A CAMPAIGN has been launched to safeguard facilities currently offered by Bishopstoke's Mount Hospital to the elderly people of Bishopstoke and Eastleigh.

The move comes in the wake of relocation proposals from Winchester and Eastleigh Healthcare NHS Trust to switch 36 beds to Winchester's Royal Hampshire County Hospital.

Trust chiefs have told staff that the proposals will not lead to any job cuts with everyone being given the option to carry on working at the Royal Hampshire County.

But trust chief executive Rod Halls is also on record as saying that the objective is to have moved most services from the Mount by the end of the calendar year.

But county, borough and parish councillors for the area have banded together in a bid to make sure old folk from the area don't lose out.

"The future of the Mount has been under the microscope for more than ten years but Bishopstoke Parish Council chairman Anne Winstanley told the Daily Echo: "We appreciate that the wards are old and difficult to nurse in.

"But we want to be reassured that, whatever happens, the service to the old people is maintained and improved."

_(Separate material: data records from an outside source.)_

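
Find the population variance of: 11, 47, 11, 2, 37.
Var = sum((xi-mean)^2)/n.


Mean = 21.6000
Squared deviations: 112.3600, 645.1600, 112.3600, 384.1600, 237.1600
Sum = 1491.2000
Variance = 1491.2000/5 = 298.2400

Variance = 298.2400


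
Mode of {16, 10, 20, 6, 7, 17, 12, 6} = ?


Frequencies: 6:2, 7:1, 10:1, 12:1, 16:1, 17:1, 20:1
Max frequency = 2
Mode = 6

Mode = 6


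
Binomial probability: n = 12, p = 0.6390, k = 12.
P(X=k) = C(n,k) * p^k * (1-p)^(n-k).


C(12,12) = 1
p^12 = 0.004635
(1-p)^0 = 1.000000
P = 1 * 0.004635 * 1.000000 = 0.0046

P(X=12) = 0.0046


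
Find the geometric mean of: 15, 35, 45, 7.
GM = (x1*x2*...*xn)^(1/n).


Product = 15 × 35 × 45 × 7 = 165375
GM = 165375^(1/4) = 20.1659

GM = 20.1659


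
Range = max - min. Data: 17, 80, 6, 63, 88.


Max = 88, Min = 6
Range = 88 - 6 = 82

Range = 82


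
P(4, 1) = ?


P(4,1) = 4!/3!
= 24/6
= 4

P(4,1) = 4


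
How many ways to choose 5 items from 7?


C(7,5) = 7!/(5! × 2!)
= 5040/(120 × 2)
= 21

C(7,5) = 21


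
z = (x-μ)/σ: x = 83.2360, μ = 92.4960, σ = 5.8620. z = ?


z = (83.2360 - 92.4960)/5.8620
= -9.2600/5.8620
= -1.5797

z = -1.5797


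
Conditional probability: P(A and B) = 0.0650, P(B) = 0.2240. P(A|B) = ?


P(A|B) = 0.0650/0.2240 = 0.2902

P(A|B) = 0.2902


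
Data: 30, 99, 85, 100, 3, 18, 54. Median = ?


Sorted: 3, 18, 30, 54, 85, 99, 100
n = 7 (odd)
Middle value = 54

Median = 54


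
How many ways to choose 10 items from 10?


C(10,10) = 10!/(10! × 0!)
= 3628800/(3628800 × 1)
= 1

C(10,10) = 1


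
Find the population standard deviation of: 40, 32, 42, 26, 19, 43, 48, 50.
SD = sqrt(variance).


Mean = 37.5000
Variance = 103.5000
SD = sqrt(103.5000) = 10.1735

SD = 10.1735


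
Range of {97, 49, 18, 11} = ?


Max = 97, Min = 11
Range = 97 - 11 = 86

Range = 86


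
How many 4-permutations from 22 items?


P(22,4) = 22!/18!
= 1124000727777607680000/6402373705728000
= 175560

P(22,4) = 175560


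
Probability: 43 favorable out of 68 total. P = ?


P = 43/68 = 0.6324

P = 0.6324


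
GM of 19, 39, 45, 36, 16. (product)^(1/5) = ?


Product = 19 × 39 × 45 × 36 × 16 = 19206720
GM = 19206720^(1/5) = 28.6214

GM = 28.6214


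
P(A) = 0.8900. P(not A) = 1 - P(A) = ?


P(not A) = 1 - 0.8900 = 0.1100

P(not A) = 0.1100


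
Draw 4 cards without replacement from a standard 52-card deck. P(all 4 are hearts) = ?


P(all hearts) = (13/52) × (12/51) × (11/50) × (10/49)
= 0.0026

P = 0.0026


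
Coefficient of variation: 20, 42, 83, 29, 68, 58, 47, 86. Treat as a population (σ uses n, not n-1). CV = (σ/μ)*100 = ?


Mean = 54.1250
SD = 22.5024
CV = (22.5024/54.1250)*100 = 41.5749%

CV = 41.5749%


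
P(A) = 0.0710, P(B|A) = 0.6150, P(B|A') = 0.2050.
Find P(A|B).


P(B) = P(B|A)*P(A) + P(B|A')*P(A')
= 0.6150*0.0710 + 0.2050*0.9290
= 0.043665 + 0.190445 = 0.234110
P(A|B) = 0.043665/0.234110 = 0.1865

P(A|B) = 0.1865


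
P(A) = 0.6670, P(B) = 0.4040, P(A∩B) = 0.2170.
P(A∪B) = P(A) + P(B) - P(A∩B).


P(A∪B) = 0.6670 + 0.4040 - 0.2170
= 1.0710 - 0.2170
= 0.8540

P(A∪B) = 0.8540


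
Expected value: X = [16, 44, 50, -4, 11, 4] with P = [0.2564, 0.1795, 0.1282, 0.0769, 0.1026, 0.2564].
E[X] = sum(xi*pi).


E[X] = 16*0.2564 + 44*0.1795 + 50*0.1282 - 4*0.0769 + 11*0.1026 + 4*0.2564
= 4.1024 + 7.8980 + 6.4100 - 0.3076 + 1.1286 + 1.0256
= 20.2570

E[X] = 20.2570


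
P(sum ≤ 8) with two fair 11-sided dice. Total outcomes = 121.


Total outcomes = 11×11 = 121
Favorable (sum ≤ 8): 28
P = 28/121 = 0.2314

P = 0.2314


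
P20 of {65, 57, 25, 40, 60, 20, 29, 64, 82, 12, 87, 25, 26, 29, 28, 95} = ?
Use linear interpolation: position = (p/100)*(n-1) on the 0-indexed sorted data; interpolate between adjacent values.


Sorted: 12, 20, 25, 25, 26, 28, 29, 29, 40, 57, 60, 64, 65, 82, 87, 95
n = 16
Index = 20/100 * 15 = 3.0000
Lower = data[3] = 25, Upper = data[4] = 26
P20 = 25 + 0*(1) = 25.0000

P20 = 25.0000


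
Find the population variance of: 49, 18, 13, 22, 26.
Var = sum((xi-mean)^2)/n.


Mean = 25.6000
Squared deviations: 547.5600, 57.7600, 158.7600, 12.9600, 0.1600
Sum = 777.2000
Variance = 777.2000/5 = 155.4400

Variance = 155.4400


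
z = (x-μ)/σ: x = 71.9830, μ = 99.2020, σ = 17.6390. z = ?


z = (71.9830 - 99.2020)/17.6390
= -27.2190/17.6390
= -1.5431

z = -1.5431


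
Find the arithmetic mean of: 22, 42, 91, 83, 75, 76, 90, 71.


Sum = 22 + 42 + 91 + 83 + 75 + 76 + 90 + 71 = 550
n = 8
Mean = 550/8 = 68.7500

Mean = 68.7500


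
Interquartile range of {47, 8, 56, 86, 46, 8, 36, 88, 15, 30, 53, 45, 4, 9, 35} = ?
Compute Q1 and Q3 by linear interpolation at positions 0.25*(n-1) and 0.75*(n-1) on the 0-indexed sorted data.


Sorted: 4, 8, 8, 9, 15, 30, 35, 36, 45, 46, 47, 53, 56, 86, 88
Q1 (25th %ile) = 12.0000
Q3 (75th %ile) = 50.0000
IQR = 50.0000 - 12.0000 = 38.0000

IQR = 38.0000


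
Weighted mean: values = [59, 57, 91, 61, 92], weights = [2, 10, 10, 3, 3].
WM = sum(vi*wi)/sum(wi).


Numerator = 59*2 + 57*10 + 91*10 + 61*3 + 92*3 = 2057
Denominator = 2 + 10 + 10 + 3 + 3 = 28
WM = 2057/28 = 73.4643

WM = 73.4643


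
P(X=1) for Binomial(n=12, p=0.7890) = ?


C(12,1) = 12
p^1 = 0.789000
(1-p)^11 = 3.690685e-08
P = 12 * 0.789000 * 3.690685e-08 = 3.4943e-07

P(X=1) = 3.4943e-07


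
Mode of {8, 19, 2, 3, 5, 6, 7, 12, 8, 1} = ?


Frequencies: 1:1, 2:1, 3:1, 5:1, 6:1, 7:1, 8:2, 12:1, 19:1
Max frequency = 2
Mode = 8

Mode = 8


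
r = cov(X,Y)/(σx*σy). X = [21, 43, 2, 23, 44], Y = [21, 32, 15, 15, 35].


Mean X = 26.6000, Mean Y = 23.6000
SD X = 15.628180, SD Y = 8.428523
Cov = 118.640000
r = 118.640000/(15.628180*8.428523) = 0.9007

r = 0.9007


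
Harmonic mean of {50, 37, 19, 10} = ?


Sum of reciprocals = 1/50 + 1/37 + 1/19 + 1/10 = 0.199659
HM = 4/0.199659 = 20.0342

HM = 20.0342


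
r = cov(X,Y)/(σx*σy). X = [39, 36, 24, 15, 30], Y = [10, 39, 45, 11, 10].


Mean X = 28.8000, Mean Y = 23.0000
SD X = 8.611620, SD Y = 15.633298
Cov = 5.400000
r = 5.400000/(8.611620*15.633298) = 0.0401

r = 0.0401


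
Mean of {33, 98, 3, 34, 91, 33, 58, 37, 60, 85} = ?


Sum = 33 + 98 + 3 + 34 + 91 + 33 + 58 + 37 + 60 + 85 = 532
n = 10
Mean = 532/10 = 53.2000

Mean = 53.2000


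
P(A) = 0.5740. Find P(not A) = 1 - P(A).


P(not A) = 1 - 0.5740 = 0.4260

P(not A) = 0.4260


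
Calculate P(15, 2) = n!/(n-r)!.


P(15,2) = 15!/13!
= 1307674368000/6227020800
= 210

P(15,2) = 210


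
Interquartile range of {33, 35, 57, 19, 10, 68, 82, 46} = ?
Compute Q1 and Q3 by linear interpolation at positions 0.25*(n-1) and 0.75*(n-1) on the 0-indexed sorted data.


Sorted: 10, 19, 33, 35, 46, 57, 68, 82
Q1 (25th %ile) = 29.5000
Q3 (75th %ile) = 59.7500
IQR = 59.7500 - 29.5000 = 30.2500

IQR = 30.2500


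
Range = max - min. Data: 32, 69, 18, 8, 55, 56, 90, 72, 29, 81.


Max = 90, Min = 8
Range = 90 - 8 = 82

Range = 82


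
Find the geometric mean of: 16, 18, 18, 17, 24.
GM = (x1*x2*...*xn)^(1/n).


Product = 16 × 18 × 18 × 17 × 24 = 2115072
GM = 2115072^(1/5) = 18.4105

GM = 18.4105


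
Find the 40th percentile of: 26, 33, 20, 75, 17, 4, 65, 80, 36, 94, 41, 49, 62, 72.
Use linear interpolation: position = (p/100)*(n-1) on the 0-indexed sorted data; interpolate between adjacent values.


Sorted: 4, 17, 20, 26, 33, 36, 41, 49, 62, 65, 72, 75, 80, 94
n = 14
Index = 40/100 * 13 = 5.2000
Lower = data[5] = 36, Upper = data[6] = 41
P40 = 36 + 0.2000*(5) = 37.0000

P40 = 37.0000


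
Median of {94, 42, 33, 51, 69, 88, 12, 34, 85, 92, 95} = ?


Sorted: 12, 33, 34, 42, 51, 69, 85, 88, 92, 94, 95
n = 11 (odd)
Middle value = 69

Median = 69


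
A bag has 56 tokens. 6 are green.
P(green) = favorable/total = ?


P = 6/56 = 0.1071

P = 0.1071


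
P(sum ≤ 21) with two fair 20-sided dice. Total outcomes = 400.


Total outcomes = 20×20 = 400
Favorable (sum ≤ 21): 210
P = 210/400 = 0.5250

P = 0.5250


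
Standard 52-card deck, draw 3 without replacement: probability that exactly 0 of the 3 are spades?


Hypergeometric: P(X=0) = C(13,0)·C(39,3) / C(52,3)
= 1 × 9139 / 22100
= 9139/22100 = 0.4135

P = 0.4135


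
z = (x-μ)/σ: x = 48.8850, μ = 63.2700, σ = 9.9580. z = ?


z = (48.8850 - 63.2700)/9.9580
= -14.3850/9.9580
= -1.4446

z = -1.4446


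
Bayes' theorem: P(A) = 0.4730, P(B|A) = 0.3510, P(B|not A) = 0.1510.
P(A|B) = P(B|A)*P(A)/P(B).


P(B) = P(B|A)*P(A) + P(B|A')*P(A')
= 0.3510*0.4730 + 0.1510*0.5270
= 0.166023 + 0.079577 = 0.245600
P(A|B) = 0.166023/0.245600 = 0.6760

P(A|B) = 0.6760


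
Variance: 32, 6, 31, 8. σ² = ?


Mean = 19.2500
Squared deviations: 162.5625, 175.5625, 138.0625, 126.5625
Sum = 602.7500
Variance = 602.7500/4 = 150.6875

Variance = 150.6875


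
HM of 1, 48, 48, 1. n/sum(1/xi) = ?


Sum of reciprocals = 1/1 + 1/48 + 1/48 + 1/1 = 2.041667
HM = 4/2.041667 = 1.9592

HM = 1.9592


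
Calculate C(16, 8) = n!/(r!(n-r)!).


C(16,8) = 16!/(8! × 8!)
= 20922789888000/(40320 × 40320)
= 12870

C(16,8) = 12870


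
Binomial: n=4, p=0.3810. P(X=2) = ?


C(4,2) = 6
p^2 = 0.145161
(1-p)^2 = 0.383161
P = 6 * 0.145161 * 0.383161 = 0.3337

P(X=2) = 0.3337


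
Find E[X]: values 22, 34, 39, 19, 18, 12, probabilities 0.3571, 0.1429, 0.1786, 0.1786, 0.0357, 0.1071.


E[X] = 22*0.3571 + 34*0.1429 + 39*0.1786 + 19*0.1786 + 18*0.0357 + 12*0.1071
= 7.8562 + 4.8586 + 6.9654 + 3.3934 + 0.6426 + 1.2852
= 25.0014

E[X] = 25.0014


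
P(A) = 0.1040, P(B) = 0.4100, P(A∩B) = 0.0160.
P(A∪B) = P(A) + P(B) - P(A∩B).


P(A∪B) = 0.1040 + 0.4100 - 0.0160
= 0.5140 - 0.0160
= 0.4980

P(A∪B) = 0.4980


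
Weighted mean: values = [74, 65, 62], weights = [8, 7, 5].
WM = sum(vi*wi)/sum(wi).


Numerator = 74*8 + 65*7 + 62*5 = 1357
Denominator = 8 + 7 + 5 = 20
WM = 1357/20 = 67.8500

WM = 67.8500


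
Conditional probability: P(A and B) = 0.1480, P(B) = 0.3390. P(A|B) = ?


P(A|B) = 0.1480/0.3390 = 0.4366

P(A|B) = 0.4366


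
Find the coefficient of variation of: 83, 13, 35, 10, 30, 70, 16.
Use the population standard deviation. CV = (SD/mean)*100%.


Mean = 36.7143
SD = 26.7353
CV = (26.7353/36.7143)*100 = 72.8198%

CV = 72.8198%


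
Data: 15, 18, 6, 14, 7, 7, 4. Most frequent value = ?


Frequencies: 4:1, 6:1, 7:2, 14:1, 15:1, 18:1
Max frequency = 2
Mode = 7

Mode = 7


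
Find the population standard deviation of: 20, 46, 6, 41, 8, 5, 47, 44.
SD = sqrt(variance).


Mean = 27.1250
Variance = 322.6094
SD = sqrt(322.6094) = 17.9613

SD = 17.9613


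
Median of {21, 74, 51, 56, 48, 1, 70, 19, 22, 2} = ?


Sorted: 1, 2, 19, 21, 22, 48, 51, 56, 70, 74
n = 10 (even)
Middle values: 22 and 48
Median = (22+48)/2 = 35.0000

Median = 35.0000


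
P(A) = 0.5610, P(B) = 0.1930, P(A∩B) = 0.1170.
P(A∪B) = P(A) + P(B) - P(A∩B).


P(A∪B) = 0.5610 + 0.1930 - 0.1170
= 0.7540 - 0.1170
= 0.6370

P(A∪B) = 0.6370


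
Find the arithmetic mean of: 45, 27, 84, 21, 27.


Sum = 45 + 27 + 84 + 21 + 27 = 204
n = 5
Mean = 204/5 = 40.8000

Mean = 40.8000


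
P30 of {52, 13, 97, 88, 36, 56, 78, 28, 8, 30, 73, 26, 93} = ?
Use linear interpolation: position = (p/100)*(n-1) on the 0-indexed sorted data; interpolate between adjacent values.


Sorted: 8, 13, 26, 28, 30, 36, 52, 56, 73, 78, 88, 93, 97
n = 13
Index = 30/100 * 12 = 3.6000
Lower = data[3] = 28, Upper = data[4] = 30
P30 = 28 + 0.6000*(2) = 29.2000

P30 = 29.2000


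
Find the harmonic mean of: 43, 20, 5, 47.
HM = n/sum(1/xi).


Sum of reciprocals = 1/43 + 1/20 + 1/5 + 1/47 = 0.294532
HM = 4/0.294532 = 13.5808

HM = 13.5808


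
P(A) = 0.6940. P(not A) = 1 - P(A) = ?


P(not A) = 1 - 0.6940 = 0.3060

P(not A) = 0.3060


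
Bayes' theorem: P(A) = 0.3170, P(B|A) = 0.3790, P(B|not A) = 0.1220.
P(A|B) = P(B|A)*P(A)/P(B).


P(B) = P(B|A)*P(A) + P(B|A')*P(A')
= 0.3790*0.3170 + 0.1220*0.6830
= 0.120143 + 0.083326 = 0.203469
P(A|B) = 0.120143/0.203469 = 0.5905

P(A|B) = 0.5905


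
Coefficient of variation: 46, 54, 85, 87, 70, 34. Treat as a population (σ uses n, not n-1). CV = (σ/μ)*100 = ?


Mean = 62.6667
SD = 19.6610
CV = (19.6610/62.6667)*100 = 31.3740%

CV = 31.3740%


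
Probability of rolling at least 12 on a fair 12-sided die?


Favorable outcomes (roll ≥ 12): 1
Total outcomes = 12
P = 1/12 = 0.0833

P = 0.0833


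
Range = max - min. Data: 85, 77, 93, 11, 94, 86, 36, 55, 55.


Max = 94, Min = 11
Range = 94 - 11 = 83

Range = 83


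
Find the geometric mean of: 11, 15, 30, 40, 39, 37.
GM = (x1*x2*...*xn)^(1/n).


Product = 11 × 15 × 30 × 40 × 39 × 37 = 285714000
GM = 285714000^(1/6) = 25.6639

GM = 25.6639


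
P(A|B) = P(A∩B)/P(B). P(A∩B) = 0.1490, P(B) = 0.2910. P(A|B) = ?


P(A|B) = 0.1490/0.2910 = 0.5120

P(A|B) = 0.5120


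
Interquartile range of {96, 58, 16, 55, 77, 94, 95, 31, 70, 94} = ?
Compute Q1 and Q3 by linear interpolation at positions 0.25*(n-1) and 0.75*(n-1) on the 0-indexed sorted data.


Sorted: 16, 31, 55, 58, 70, 77, 94, 94, 95, 96
Q1 (25th %ile) = 55.7500
Q3 (75th %ile) = 94.0000
IQR = 94.0000 - 55.7500 = 38.2500

IQR = 38.2500


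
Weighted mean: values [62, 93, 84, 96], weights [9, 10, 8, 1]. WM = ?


Numerator = 62*9 + 93*10 + 84*8 + 96*1 = 2256
Denominator = 9 + 10 + 8 + 1 = 28
WM = 2256/28 = 80.5714

WM = 80.5714


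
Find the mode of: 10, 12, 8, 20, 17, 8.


Frequencies: 8:2, 10:1, 12:1, 17:1, 20:1
Max frequency = 2
Mode = 8

Mode = 8


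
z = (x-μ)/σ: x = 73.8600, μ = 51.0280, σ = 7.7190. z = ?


z = (73.8600 - 51.0280)/7.7190
= 22.8320/7.7190
= 2.9579

z = 2.9579


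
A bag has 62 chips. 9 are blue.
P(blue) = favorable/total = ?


P = 9/62 = 0.1452

P = 0.1452


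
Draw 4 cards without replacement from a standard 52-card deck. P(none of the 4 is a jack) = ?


P(no jacks) = (48/52) × (47/51) × (46/50) × (45/49)
= 0.7187

P = 0.7187


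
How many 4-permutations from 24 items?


P(24,4) = 24!/20!
= 620448401733239439360000/2432902008176640000
= 255024

P(24,4) = 255024


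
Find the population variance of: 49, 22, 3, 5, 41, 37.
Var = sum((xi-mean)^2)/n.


Mean = 26.1667
Squared deviations: 521.3611, 17.3611, 536.6944, 448.0278, 220.0278, 117.3611
Sum = 1860.8333
Variance = 1860.8333/6 = 310.1389

Variance = 310.1389


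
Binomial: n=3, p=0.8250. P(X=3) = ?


C(3,3) = 1
p^3 = 0.561516
(1-p)^0 = 1.000000
P = 1 * 0.561516 * 1.000000 = 0.5615

P(X=3) = 0.5615


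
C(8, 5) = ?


C(8,5) = 8!/(5! × 3!)
= 40320/(120 × 6)
= 56

C(8,5) = 56


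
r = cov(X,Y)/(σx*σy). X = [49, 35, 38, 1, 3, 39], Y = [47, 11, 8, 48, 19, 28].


Mean X = 27.5000, Mean Y = 26.8333
SD X = 18.544990, SD Y = 15.931276
Cov = -39.750000
r = -39.750000/(18.544990*15.931276) = -0.1345

r = -0.1345


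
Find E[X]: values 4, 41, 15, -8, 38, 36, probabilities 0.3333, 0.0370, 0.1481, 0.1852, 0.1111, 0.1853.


E[X] = 4*0.3333 + 41*0.0370 + 15*0.1481 - 8*0.1852 + 38*0.1111 + 36*0.1853
= 1.3332 + 1.5170 + 2.2215 - 1.4816 + 4.2218 + 6.6708
= 14.4827

E[X] = 14.4827


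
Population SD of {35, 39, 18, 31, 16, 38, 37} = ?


Mean = 30.5714
Variance = 79.6735
SD = sqrt(79.6735) = 8.9260

SD = 8.9260


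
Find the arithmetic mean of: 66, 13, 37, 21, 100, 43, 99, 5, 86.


Sum = 66 + 13 + 37 + 21 + 100 + 43 + 99 + 5 + 86 = 470
n = 9
Mean = 470/9 = 52.2222

Mean = 52.2222


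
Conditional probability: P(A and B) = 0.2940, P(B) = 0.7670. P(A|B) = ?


P(A|B) = 0.2940/0.7670 = 0.3833

P(A|B) = 0.3833


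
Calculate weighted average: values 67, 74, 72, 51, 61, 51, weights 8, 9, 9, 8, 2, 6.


Numerator = 67*8 + 74*9 + 72*9 + 51*8 + 61*2 + 51*6 = 2686
Denominator = 8 + 9 + 9 + 8 + 2 + 6 = 42
WM = 2686/42 = 63.9524

WM = 63.9524


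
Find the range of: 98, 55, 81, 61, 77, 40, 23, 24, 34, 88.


Max = 98, Min = 23
Range = 98 - 23 = 75

Range = 75


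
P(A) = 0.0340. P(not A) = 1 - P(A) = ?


P(not A) = 1 - 0.0340 = 0.9660

P(not A) = 0.9660


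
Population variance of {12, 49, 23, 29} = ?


Mean = 28.2500
Squared deviations: 264.0625, 430.5625, 27.5625, 0.5625
Sum = 722.7500
Variance = 722.7500/4 = 180.6875

Variance = 180.6875


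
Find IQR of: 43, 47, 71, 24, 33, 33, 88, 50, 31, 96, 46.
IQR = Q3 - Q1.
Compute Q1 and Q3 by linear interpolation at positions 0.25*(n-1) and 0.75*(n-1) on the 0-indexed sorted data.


Sorted: 24, 31, 33, 33, 43, 46, 47, 50, 71, 88, 96
Q1 (25th %ile) = 33.0000
Q3 (75th %ile) = 60.5000
IQR = 60.5000 - 33.0000 = 27.5000

IQR = 27.5000


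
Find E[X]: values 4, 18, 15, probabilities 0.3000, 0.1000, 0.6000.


E[X] = 4*0.3000 + 18*0.1000 + 15*0.6000
= 1.2000 + 1.8000 + 9.0000
= 12.0000

E[X] = 12.0000


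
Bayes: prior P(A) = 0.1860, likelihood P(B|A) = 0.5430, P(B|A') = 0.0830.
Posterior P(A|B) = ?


P(B) = P(B|A)*P(A) + P(B|A')*P(A')
= 0.5430*0.1860 + 0.0830*0.8140
= 0.100998 + 0.067562 = 0.168560
P(A|B) = 0.100998/0.168560 = 0.5992

P(A|B) = 0.5992


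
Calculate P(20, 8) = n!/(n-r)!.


P(20,8) = 20!/12!
= 2432902008176640000/479001600
= 5079110400

P(20,8) = 5079110400


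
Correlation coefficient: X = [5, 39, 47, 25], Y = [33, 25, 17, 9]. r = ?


Mean X = 29.0000, Mean Y = 21.0000
SD X = 15.937377, SD Y = 8.944272
Cov = -68.000000
r = -68.000000/(15.937377*8.944272) = -0.4770

r = -0.4770


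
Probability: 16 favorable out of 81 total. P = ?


P = 16/81 = 0.1975

P = 0.1975


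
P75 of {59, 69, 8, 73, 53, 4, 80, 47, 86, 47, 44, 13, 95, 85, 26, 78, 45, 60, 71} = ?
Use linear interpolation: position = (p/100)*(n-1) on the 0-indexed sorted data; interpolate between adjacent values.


Sorted: 4, 8, 13, 26, 44, 45, 47, 47, 53, 59, 60, 69, 71, 73, 78, 80, 85, 86, 95
n = 19
Index = 75/100 * 18 = 13.5000
Lower = data[13] = 73, Upper = data[14] = 78
P75 = 73 + 0.5000*(5) = 75.5000

P75 = 75.5000


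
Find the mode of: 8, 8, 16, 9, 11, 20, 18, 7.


Frequencies: 7:1, 8:2, 9:1, 11:1, 16:1, 18:1, 20:1
Max frequency = 2
Mode = 8

Mode = 8


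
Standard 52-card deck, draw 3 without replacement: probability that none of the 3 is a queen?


P(no queens) = (48/52) × (47/51) × (46/50)
= 0.7826

P = 0.7826


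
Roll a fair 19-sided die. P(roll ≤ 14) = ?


Favorable outcomes (roll ≤ 14): 14
Total outcomes = 19
P = 14/19 = 0.7368

P = 0.7368


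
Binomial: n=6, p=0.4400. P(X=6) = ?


C(6,6) = 1
p^6 = 0.007256
(1-p)^0 = 1.000000
P = 1 * 0.007256 * 1.000000 = 0.0073

P(X=6) = 0.0073


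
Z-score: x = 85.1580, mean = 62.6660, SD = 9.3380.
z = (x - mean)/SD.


z = (85.1580 - 62.6660)/9.3380
= 22.4920/9.3380
= 2.4087

z = 2.4087


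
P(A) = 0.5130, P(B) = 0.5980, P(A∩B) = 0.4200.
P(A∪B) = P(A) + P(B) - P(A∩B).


P(A∪B) = 0.5130 + 0.5980 - 0.4200
= 1.1110 - 0.4200
= 0.6910

P(A∪B) = 0.6910


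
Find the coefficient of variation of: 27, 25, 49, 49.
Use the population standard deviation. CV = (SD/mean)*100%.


Mean = 37.5000
SD = 11.5217
CV = (11.5217/37.5000)*100 = 30.7246%

CV = 30.7246%


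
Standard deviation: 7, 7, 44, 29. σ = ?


Mean = 21.7500
Variance = 245.6875
SD = sqrt(245.6875) = 15.6744

SD = 15.6744


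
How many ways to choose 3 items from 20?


C(20,3) = 20!/(3! × 17!)
= 2432902008176640000/(6 × 355687428096000)
= 1140

C(20,3) = 1140


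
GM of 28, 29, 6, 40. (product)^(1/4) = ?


Product = 28 × 29 × 6 × 40 = 194880
GM = 194880^(1/4) = 21.0108

GM = 21.0108


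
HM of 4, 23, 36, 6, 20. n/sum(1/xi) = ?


Sum of reciprocals = 1/4 + 1/23 + 1/36 + 1/6 + 1/20 = 0.537923
HM = 5/0.537923 = 9.2950

HM = 9.2950


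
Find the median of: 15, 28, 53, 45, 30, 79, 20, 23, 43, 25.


Sorted: 15, 20, 23, 25, 28, 30, 43, 45, 53, 79
n = 10 (even)
Middle values: 28 and 30
Median = (28+30)/2 = 29.0000

Median = 29.0000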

Now, county councillor Glynn Davies-Dear Cllr Winstanley and borough councillor Andrew Moore have banded together in a bid to protect community health facilities such as the current day hospital, outpatient clinics, physiotherapy and a social services day centre.

Cllr Davies-Dear said: "We probably accept that there is a need for 36 beds to go to Winchester, but what worries us is the day hospital and outpatient facilities because, at the moment, there doesn't appear to be a viable site for them to move to.

"The original deal, as we understand it, was that this had to be closed and sold to generate the money to relocate - but that the day hospital and outpatient facilities were all going to be moved to a good, sensible, central location in Eastleigh town.

"It now appears that the site they had in mind will be lost. There is a horrible fear that Moorgreen Hospital at West End will be chosen and that will be so inaccessible as to be laughable. We are not going to stand for them offering facilities which are inadequate."

Cllr Moore is urging local people to get behind the campaign by contacting him on 023 8032 2495 or Cllr Winstanley on 023 8064 1902. He said: "We want to preserve as much as possibly can be preserved for the community of Bishopstoke."

Chief executive of Eastleigh and Test Valley South Primary Care Trust, John Richards, told the Daily Echo: "We would like to reassure local people that the trust is committed to ensuring valuable community services currently available at the Mount are provided at the same level in the future."

But he added: "It is too early to say how these services will be provided. We are currently working with Winchester and Eastleigh Healthcare Trust and the Community Health Council on a number of options.

"These could involve new ways of working - such as providing services in people's own homes. Once the options have been developed, local people will be able to have their say in full public consultation."